The claim being made here is that we can put a thick line around the earthly line of Jesus and say: this is it.  This is the thing to which the prophets looked forward, and this is the thing to which the apostles looked back.  Here is the real thing. Everything within this border: that is God's revelation, God's history within our history.

If Jesus had not gone up, there would have been no completed work.  God would have become a permanent part of human history.  God would be a factor in our existence.  But would he then be the transformation of our history and our existence?  Would there be something to which a band of apostles could bear witness as the turning point of human existence?  The New Testament says no.  The New Testament says that the outpouring of the Holy Spirit followed on Jesus' ascension, because Jesus' ascension no less than his virgin birth is the marker of where revelation is to be found, and the marker of his completed work.

Thursday, May 14, 2015

Christianity is a Humanism

When Christ ascended into heaven, taking his seat at the right hand of the Father on high, he put into effect the eternal decree of God.  Jesus Christ was always the person by whom and for whom all things existed.  Now that is revealed in his exaltation.

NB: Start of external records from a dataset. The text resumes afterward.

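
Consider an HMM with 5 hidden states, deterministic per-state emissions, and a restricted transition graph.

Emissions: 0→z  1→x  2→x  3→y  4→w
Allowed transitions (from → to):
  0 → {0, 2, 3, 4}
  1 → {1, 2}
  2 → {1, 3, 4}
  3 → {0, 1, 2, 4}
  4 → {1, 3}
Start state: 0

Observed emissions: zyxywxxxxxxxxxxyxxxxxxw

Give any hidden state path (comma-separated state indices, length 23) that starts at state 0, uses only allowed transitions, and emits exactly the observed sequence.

  pos 0: z in {0}, choose 0; start
  pos 1: y in {3}, choose 3; 0->3 ok
  pos 2: x in {1,2}, choose 2; 3->2 ok
  pos 3: y in {3}, choose 3; 2->3 ok
  pos 4: w in {4}, choose 4; 3->4 ok
  pos 5: x in {1,2}, choose 1; 4->1 ok
  pos 6: x in {1,2}, choose 1; 1->1 ok
  pos 7: x in {1,2}, choose 1; 1->1 ok
  pos 8: x in {1,2}, choose 2; 1->2 ok
  pos 9: x in {1,2}, choose 1; 2->1 ok
  pos 10: x in {1,2}, choose 1; 1->1 ok
  pos 11: x in {1,2}, choose 1; 1->1 ok
  pos 12: x in {1,2}, choose 2; 1->2 ok
  pos 13: x in {1,2}, choose 1; 2->1 ok
  pos 14: x in {1,2}, choose 2; 1->2 ok
  pos 15: y in {3}, choose 3; 2->3 ok
  pos 16: x in {1,2}, choose 1; 3->1 ok
  pos 17: x in {1,2}, choose 2; 1->2 ok
  pos 18: x in {1,2}, choose 1; 2->1 ok
  pos 19: x in {1,2}, choose 1; 1->1 ok
  pos 20: x in {1,2}, choose 1; 1->1 ok
  pos 21: x in {1,2}, choose 2; 1->2 ok
  pos 22: w in {4}, choose 4; 2->4 ok

0,3,2,3,4,1,1,1,2,1,1,1,2,1,2,3,1,2,1,1,1,2,4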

Seeing Christ on his throne, every philosophical and programmatic humanism appears as nothing more than a lame parody.  Every attempt to make humanity the measure of all things, to begin with human experience, to place humanity at the centre of the epistemic or ontological universe looks foolish.  In truth, humanism as conceived by humanity is doomed to failure, because there is no vacancy for humanity to fill.  The centre and pinnacle of the universe is already occupied - by humanity!  Not humanity in the abstract, to be sure, but this particular human being, Jesus of Nazareth.  Nevertheless, humanity.

The implications are far-reaching and profound.  One that I would stress, because it seems to me it is often missed, is that humanity matters, and all things truly human matter.  A question which I have is this: in the midst of a culture given over to materialism and scientism, might it not be the task of Christians to pick up the genuine concerns of humanism?  In the light of the exaltation of humanity in Christ, can we ever take humanity too seriously?